You will need
- Air-drying clay
- Tea lights
- Paint brushes
- Paint suitable for clay
- Clay tools (or alternatives like glue spreaders)
Before you begin
- This is a great activity for an online session. Check out the advice on using Zoom and other popular digital platforms and the guidance on being safe online.
Make a Diya
- The person leading the activity should show everyone how to complete each step of the instructions to make their Diya. They should remind everyone that they can look at this web page to help them.
- Everyone should get a piece of clay and roll it into a ball about five centimetres big.
- Make a hole in the top of the ball using your thumb. Gradually make the hole bigger, until your clay is shaped like a small bowl. It needs to be big enough to fit a small tealight inside, but not too deep – the wick of the candle should stick out over the top of the bowl.
- Shape the bowl so it has a point at the front, a bit like a boat. Make sure it has a flat bottom, so it sits still on the table.
- Use tools (or just your fingers) to decorate the outside of the Diya with patterns.
- Leave the finished lamps to dry.
- Once the lamps are dry, paint and decorate them, and leave to dry.
- When the paint is dry, put in a tealight.
Learn about Diwali
- Everyone should come up with an action to represent ‘true’ and an action to represent ‘false’.
- The person leading the game should say something about Diwali – it might be true, or it might be false.
- If players think the statement is true, they should do the action for true. If they think it was false, they should do the action for false.
- The person leading the game will tell everyone whether it was true or false and explain why.
- Everyone should return to a neutral position and get ready to play with another statement.
This activity reminded everyone that they’re a local, national, and international citizen. Are there any similarities between Diwali and any festivals or celebrations people take part in? Are there any other festivals or celebrations that people would like to find out more about? Diwali is a time to think about others and people in need – is that a responsibility everyone shares, no matter their background?

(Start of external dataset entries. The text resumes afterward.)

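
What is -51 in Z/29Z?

-51 = -2*29 + 7, so -51 ≡ 7 (mod 29).

7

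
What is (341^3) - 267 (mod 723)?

(341)^3 ≡ 332 (mod 723)
332 - 267 = 65

65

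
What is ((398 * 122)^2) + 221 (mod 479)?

398 * 122 = 48556 ≡ 177 (mod 479)
(177)^2 ≡ 194 (mod 479)
194 + 221 = 415

415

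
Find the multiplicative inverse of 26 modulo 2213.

2213 = 85·26 + 3
26 = 8·3 + 2
3 = 1·2 + 1
2 = 2·1 + 0
gcd(26, 2213) = 1, so the inverse exists.
Back-substitute for 1:
1 = 1·3 − 1·2
  = −1·26 + 9·3
  = 9·2213 − 766·26
So 26⁻¹ ≡ −766 ≡ 1447 (mod 2213).

1447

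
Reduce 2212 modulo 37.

2212 = 59·37 + 29, so 2212 ≡ 29 (mod 37).

29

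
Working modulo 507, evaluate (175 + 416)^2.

175 + 416 = 591 ≡ 84 (mod 507)
(84)^2 ≡ 465 (mod 507)

465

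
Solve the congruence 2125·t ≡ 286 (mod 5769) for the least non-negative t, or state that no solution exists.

gcd(2125, 5769) = 1, so a unique solution mod 5769 exists.
2125⁻¹ ≡ 2161 (mod 5769).
t ≡ 2161·286 ≡ 763 (mod 5769).

763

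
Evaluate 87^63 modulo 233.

154

By square-and-multiply:
63 in binary is 111111, i.e. 63 = 32 + 16 + 8 + 4 + 2 + 1.
87^1 ≡ 87 (mod 233)
87^2 ≡ 87^2 = 7569 ≡ 113 (mod 233)
87^4 ≡ 113^2 = 12769 ≡ 187 (mod 233)
87^8 ≡ 187^2 = 34969 ≡ 19 (mod 233)
87^16 ≡ 19^2 = 361 ≡ 128 (mod 233)
87^32 ≡ 128^2 = 16384 ≡ 74 (mod 233)
87^63 = 87^32 · 87^16 · 87^8 · 87^4 · 87^2 · 87^1 ≡ 74 · 128 · 19 · 187 · 113 · 87 (mod 233).
Accumulate the product:
74 · 128 = 9472 ≡ 152
152 · 19 = 2888 ≡ 92
92 · 187 = 17204 ≡ 195
195 · 113 = 22035 ≡ 133
133 · 87 = 11571 ≡ 154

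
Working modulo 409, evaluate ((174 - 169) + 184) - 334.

174 - 169 = 5
5 + 184 = 189
189 - 334 = -145 ≡ 264 (mod 409)

264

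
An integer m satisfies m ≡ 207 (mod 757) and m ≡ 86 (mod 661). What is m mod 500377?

757⁻¹ mod 661: 757×241 ≡ 1 (mod 661), so 757⁻¹ ≡ 241.
m = 207 + 757×((86 − 207)×241 mod 661) = 207 + 757×584 = 442295.

442295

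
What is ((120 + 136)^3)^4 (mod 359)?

120 + 136 = 256
(256)^3 ≡ 69 (mod 359)
(69)^4 ≡ 220 (mod 359)

220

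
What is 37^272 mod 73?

55

37^1 ≡ 37 (mod 73)
37^2 ≡ 37^2 = 1369 ≡ 55 (mod 73)
37^4 ≡ 55^2 = 3025 ≡ 32 (mod 73)
37^8 ≡ 32^2 = 1024 ≡ 2 (mod 73)
37^16 ≡ 2^2 = 4 (mod 73)
37^32 ≡ 4^2 = 16 (mod 73)
37^64 ≡ 16^2 = 256 ≡ 37 (mod 73)
37^128 ≡ 37^2 = 1369 ≡ 55 (mod 73)
37^256 ≡ 55^2 = 3025 ≡ 32 (mod 73)
37^272 = 37^256 · 37^16 ≡ 32 · 4 (mod 73).
32 · 4 = 128 ≡ 55 (mod 73).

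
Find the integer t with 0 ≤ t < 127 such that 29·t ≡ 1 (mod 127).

92

By the extended Euclidean algorithm:
127 = 4·29 + 11
29 = 2·11 + 7
11 = 1·7 + 4
7 = 1·4 + 3
4 = 1·3 + 1
3 = 3·1 + 0
gcd(29, 127) = 1, so the inverse exists.
Back-substitute for 1:
1 = 1·4 − 1·3
  = −1·7 + 2·4
  = 2·11 − 3·7
  = −3·29 + 8·11
  = 8·127 − 35·29
So 29⁻¹ ≡ −35 ≡ 92 (mod 127).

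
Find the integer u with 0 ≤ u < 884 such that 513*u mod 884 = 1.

193

884 = 1·513 + 371
513 = 1·371 + 142
371 = 2·142 + 87
142 = 1·87 + 55
87 = 1·55 + 32
55 = 1·32 + 23
32 = 1·23 + 9
23 = 2·9 + 5
9 = 1·5 + 4
5 = 1·4 + 1
4 = 4·1 + 0
gcd(513, 884) = 1, so the inverse exists.
Bézout: 1 = −112·884 + 193·513.
So 513⁻¹ ≡ 193 (mod 884).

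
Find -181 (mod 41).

-181 = -5*41 + 24, so -181 ≡ 24 (mod 41).

24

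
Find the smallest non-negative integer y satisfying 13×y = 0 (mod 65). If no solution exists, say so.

gcd(13, 65) = 13, and 13 | 0, so solutions exist.
Divide through by 13: 1×y mod 5 = 0.
1⁻¹ ≡ 1 (mod 5).
y ≡ 1×0 ≡ 0 (mod 5).
The smallest non-negative solution is y = 0.

0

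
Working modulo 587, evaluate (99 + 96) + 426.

99 + 96 = 195
195 + 426 = 621 ≡ 34 (mod 587)

34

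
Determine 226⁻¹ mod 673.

673 = 2×226 + 221
226 = 1×221 + 5
221 = 44×5 + 1
5 = 5×1 + 0
gcd(226, 673) = 1, so the inverse exists.
Back-substitute for 1:
1 = 1×221 − 44×5
  = −44×226 + 45×221
  = 45×673 − 134×226
So 226⁻¹ ≡ −134 ≡ 539 (mod 673).

539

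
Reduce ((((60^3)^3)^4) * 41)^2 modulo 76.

28

(60)^3 ≡ 8 (mod 76)
(8)^3 ≡ 56 (mod 76)
(56)^4 ≡ 20 (mod 76)
20 * 41 = 820 ≡ 60 (mod 76)
(60)^2 ≡ 28 (mod 76)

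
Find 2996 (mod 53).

28

2996 = 56×53 + 28, so 2996 ≡ 28 (mod 53).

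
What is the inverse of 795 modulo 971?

811

Run the extended Euclidean algorithm:
971 = 1·795 + 176
795 = 4·176 + 91
176 = 1·91 + 85
91 = 1·85 + 6
85 = 14·6 + 1
6 = 6·1 + 0
gcd(795, 971) = 1, so the inverse exists.
Bézout: 1 = 131·971 − 160·795.
So 795⁻¹ ≡ −160 ≡ 811 (mod 971).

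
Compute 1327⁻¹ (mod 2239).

901

2239 = 1×1327 + 912
1327 = 1×912 + 415
912 = 2×415 + 82
415 = 5×82 + 5
82 = 16×5 + 2
5 = 2×2 + 1
2 = 2×1 + 0
gcd(1327, 2239) = 1, so the inverse exists.
Bézout: 1 = −534×2239 + 901×1327.
So 1327⁻¹ ≡ 901 (mod 2239).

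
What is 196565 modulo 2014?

196565 = 97*2014 + 1207, so 196565 ≡ 1207 (mod 2014).

1207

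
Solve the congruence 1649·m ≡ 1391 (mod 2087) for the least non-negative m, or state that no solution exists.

gcd(1649, 2087) = 1, so a unique solution mod 2087 exists.
1649⁻¹ ≡ 81 (mod 2087).
m ≡ 81·1391 ≡ 2060 (mod 2087).

2060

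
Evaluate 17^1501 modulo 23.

21

1501 in binary is 10111011101, i.e. 1501 = 1024 + 256 + 128 + 64 + 16 + 8 + 4 + 1.
17^1 ≡ 17 (mod 23)
17^2 ≡ 17^2 = 289 ≡ 13 (mod 23)
17^4 ≡ 13^2 = 169 ≡ 8 (mod 23)
17^8 ≡ 8^2 = 64 ≡ 18 (mod 23)
17^16 ≡ 18^2 = 324 ≡ 2 (mod 23)
17^32 ≡ 2^2 = 4 (mod 23)
17^64 ≡ 4^2 = 16 (mod 23)
17^128 ≡ 16^2 = 256 ≡ 3 (mod 23)
17^256 ≡ 3^2 = 9 (mod 23)
17^512 ≡ 9^2 = 81 ≡ 12 (mod 23)
17^1024 ≡ 12^2 = 144 ≡ 6 (mod 23)
17^1501 = 17^1024 × 17^256 × 17^128 × 17^64 × 17^16 × 17^8 × 17^4 × 17^1 ≡ 6 × 9 × 3 × 16 × 2 × 18 × 8 × 17 (mod 23).
Accumulate the product:
6 × 9 = 54 ≡ 8
8 × 3 = 24 ≡ 1
1 × 16 = 16
16 × 2 = 32 ≡ 9
9 × 18 = 162 ≡ 1
1 × 8 = 8
8 × 17 = 136 ≡ 21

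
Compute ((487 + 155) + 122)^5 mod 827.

672

487 + 155 = 642
642 + 122 = 764
(764)^5 ≡ 672 (mod 827)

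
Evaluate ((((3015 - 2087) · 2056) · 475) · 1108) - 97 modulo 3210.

1323

3015 - 2087 = 928
928 · 2056 = 1907968 ≡ 1228 (mod 3210)
1228 · 475 = 583300 ≡ 2290 (mod 3210)
2290 · 1108 = 2537320 ≡ 1420 (mod 3210)
1420 - 97 = 1323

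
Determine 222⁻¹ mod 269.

103

269 = 1×222 + 47
222 = 4×47 + 34
47 = 1×34 + 13
34 = 2×13 + 8
13 = 1×8 + 5
8 = 1×5 + 3
5 = 1×3 + 2
3 = 1×2 + 1
2 = 2×1 + 0
gcd(222, 269) = 1, so the inverse exists.
Back-substitute for 1:
1 = 1×3 − 1×2
  = −1×5 + 2×3
  = 2×8 − 3×5
  = −3×13 + 5×8
  = 5×34 − 13×13
  = −13×47 + 18×34
  = 18×222 − 85×47
  = −85×269 + 103×222
So 222⁻¹ ≡ 103 (mod 269).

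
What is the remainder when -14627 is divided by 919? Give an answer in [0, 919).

-14627 = -16×919 + 77, so -14627 ≡ 77 (mod 919).

77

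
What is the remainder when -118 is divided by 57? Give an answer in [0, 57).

-118 = -3×57 + 53, so -118 ≡ 53 (mod 57).

53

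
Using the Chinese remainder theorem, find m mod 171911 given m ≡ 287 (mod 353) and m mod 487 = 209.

23585

353⁻¹ mod 487: 353×149 ≡ 1 (mod 487), so 353⁻¹ ≡ 149.
m = 287 + 353×((209 − 287)×149 mod 487) = 287 + 353×66 = 23585.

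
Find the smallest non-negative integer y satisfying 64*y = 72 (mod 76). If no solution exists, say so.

gcd(64, 76) = 4, and 4 | 72, so solutions exist.
Divide through by 4: 16*y mod 19 = 18.
16⁻¹ ≡ 6 (mod 19).
y ≡ 6*18 ≡ 13 (mod 19).
The smallest non-negative solution is y = 13.

13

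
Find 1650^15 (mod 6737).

6184

15 in binary is 1111, i.e. 15 = 8 + 4 + 2 + 1.
1650^1 ≡ 1650 (mod 6737)
1650^2 ≡ 1650^2 = 2722500 ≡ 752 (mod 6737)
1650^4 ≡ 752^2 = 565504 ≡ 6333 (mod 6737)
1650^8 ≡ 6333^2 = 40106889 ≡ 1528 (mod 6737)
1650^15 = 1650^8 × 1650^4 × 1650^2 × 1650^1 ≡ 1528 × 6333 × 752 × 1650 (mod 6737).
Accumulate the product:
1528 × 6333 = 9676824 ≡ 2492
2492 × 752 = 1873984 ≡ 1098
1098 × 1650 = 1811700 ≡ 6184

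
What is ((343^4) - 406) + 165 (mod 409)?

167

(343)^4 ≡ 408 (mod 409)
408 - 406 = 2
2 + 165 = 167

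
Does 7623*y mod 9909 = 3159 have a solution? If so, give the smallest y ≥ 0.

gcd(7623, 9909) = 9, and 9 | 3159, so solutions exist.
Divide through by 9: 847*y ≡ 351 (mod 1101).
847⁻¹ ≡ 13 (mod 1101).
y ≡ 13*351 ≡ 159 (mod 1101).
The smallest non-negative solution is y = 159.

159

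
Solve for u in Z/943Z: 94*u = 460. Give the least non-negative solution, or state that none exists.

667

gcd(94, 943) = 1, so a unique solution mod 943 exists.
94⁻¹ ≡ 311 (mod 943).
u ≡ 311*460 ≡ 667 (mod 943).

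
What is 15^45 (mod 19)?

Using repeated squaring:
45 in binary is 101101, i.e. 45 = 32 + 8 + 4 + 1.
15^1 ≡ 15 (mod 19)
15^2 ≡ 15^2 = 225 ≡ 16 (mod 19)
15^4 ≡ 16^2 = 256 ≡ 9 (mod 19)
15^8 ≡ 9^2 = 81 ≡ 5 (mod 19)
15^16 ≡ 5^2 = 25 ≡ 6 (mod 19)
15^32 ≡ 6^2 = 36 ≡ 17 (mod 19)
15^45 = 15^32 * 15^8 * 15^4 * 15^1 ≡ 17 * 5 * 9 * 15 (mod 19).
Accumulate the product:
17 * 5 = 85 ≡ 9
9 * 9 = 81 ≡ 5
5 * 15 = 75 ≡ 18

18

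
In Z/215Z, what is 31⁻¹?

111

By the extended Euclidean algorithm:
215 = 6*31 + 29
31 = 1*29 + 2
29 = 14*2 + 1
2 = 2*1 + 0
gcd(31, 215) = 1, so the inverse exists.
Bézout: 1 = 15*215 − 104*31.
So 31⁻¹ ≡ −104 ≡ 111 (mod 215).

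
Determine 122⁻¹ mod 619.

Apply the Euclidean algorithm and back-substitute:
619 = 5×122 + 9
122 = 13×9 + 5
9 = 1×5 + 4
5 = 1×4 + 1
4 = 4×1 + 0
gcd(122, 619) = 1, so the inverse exists.
Back-substitute for 1:
1 = 1×5 − 1×4
  = −1×9 + 2×5
  = 2×122 − 27×9
  = −27×619 + 137×122
So 122⁻¹ ≡ 137 (mod 619).

137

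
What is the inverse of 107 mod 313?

196

Run the extended Euclidean algorithm:
313 = 2*107 + 99
107 = 1*99 + 8
99 = 12*8 + 3
8 = 2*3 + 2
3 = 1*2 + 1
2 = 2*1 + 0
gcd(107, 313) = 1, so the inverse exists.
Bézout: 1 = 40*313 − 117*107.
So 107⁻¹ ≡ −117 ≡ 196 (mod 313).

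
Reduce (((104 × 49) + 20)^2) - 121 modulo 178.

104 × 49 = 5096 ≡ 112 (mod 178)
112 + 20 = 132
(132)^2 ≡ 158 (mod 178)
158 - 121 = 37

37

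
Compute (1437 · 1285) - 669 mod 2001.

1437 · 1285 = 1846545 ≡ 1623 (mod 2001)
1623 - 669 = 954

954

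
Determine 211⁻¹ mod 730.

730 = 3·211 + 97
211 = 2·97 + 17
97 = 5·17 + 12
17 = 1·12 + 5
12 = 2·5 + 2
5 = 2·2 + 1
2 = 2·1 + 0
gcd(211, 730) = 1, so the inverse exists.
Back-substitute for 1:
1 = 1·5 − 2·2
  = −2·12 + 5·5
  = 5·17 − 7·12
  = −7·97 + 40·17
  = 40·211 − 87·97
  = −87·730 + 301·211
So 211⁻¹ ≡ 301 (mod 730).

301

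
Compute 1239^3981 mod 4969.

4727

3981 in binary is 111110001101, i.e. 3981 = 2048 + 1024 + 512 + 256 + 128 + 8 + 4 + 1.
1239^1 ≡ 1239 (mod 4969)
1239^2 ≡ 1239^2 = 1535121 ≡ 4669 (mod 4969)
1239^4 ≡ 4669^2 = 21799561 ≡ 558 (mod 4969)
1239^8 ≡ 558^2 = 311364 ≡ 3286 (mod 4969)
1239^16 ≡ 3286^2 = 10797796 ≡ 159 (mod 4969)
1239^32 ≡ 159^2 = 25281 ≡ 436 (mod 4969)
1239^64 ≡ 436^2 = 190096 ≡ 1274 (mod 4969)
1239^128 ≡ 1274^2 = 1623076 ≡ 3182 (mod 4969)
1239^256 ≡ 3182^2 = 10125124 ≡ 3271 (mod 4969)
1239^512 ≡ 3271^2 = 10699441 ≡ 1184 (mod 4969)
1239^1024 ≡ 1184^2 = 1401856 ≡ 598 (mod 4969)
1239^2048 ≡ 598^2 = 357604 ≡ 4805 (mod 4969)
1239^3981 = 1239^2048 · 1239^1024 · 1239^512 · 1239^256 · 1239^128 · 1239^8 · 1239^4 · 1239^1 ≡ 4805 · 598 · 1184 · 3271 · 3182 · 3286 · 558 · 1239 (mod 4969).
Accumulate the product:
4805 · 598 = 2873390 ≡ 1308
1308 · 1184 = 1548672 ≡ 3313
3313 · 3271 = 10836823 ≡ 4403
4403 · 3182 = 14010346 ≡ 2735
2735 · 3286 = 8987210 ≡ 3258
3258 · 558 = 1817964 ≡ 4279
4279 · 1239 = 5301681 ≡ 4727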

This activity also encouraged everyone to respect and trust people from different backgrounds. How could everyone respect people who’re celebrating Diwali? Why is it important that people learn about festivals and celebrations that they don’t celebrate? Did anyone learn anything surprising about Diwali? How would people feel if they were invited to a Diwali celebration?
- Sharp objects
Teach young people how to use sharp objects safely. Supervise them appropriately throughout. Store all sharp objects securely, out of the reach of young people.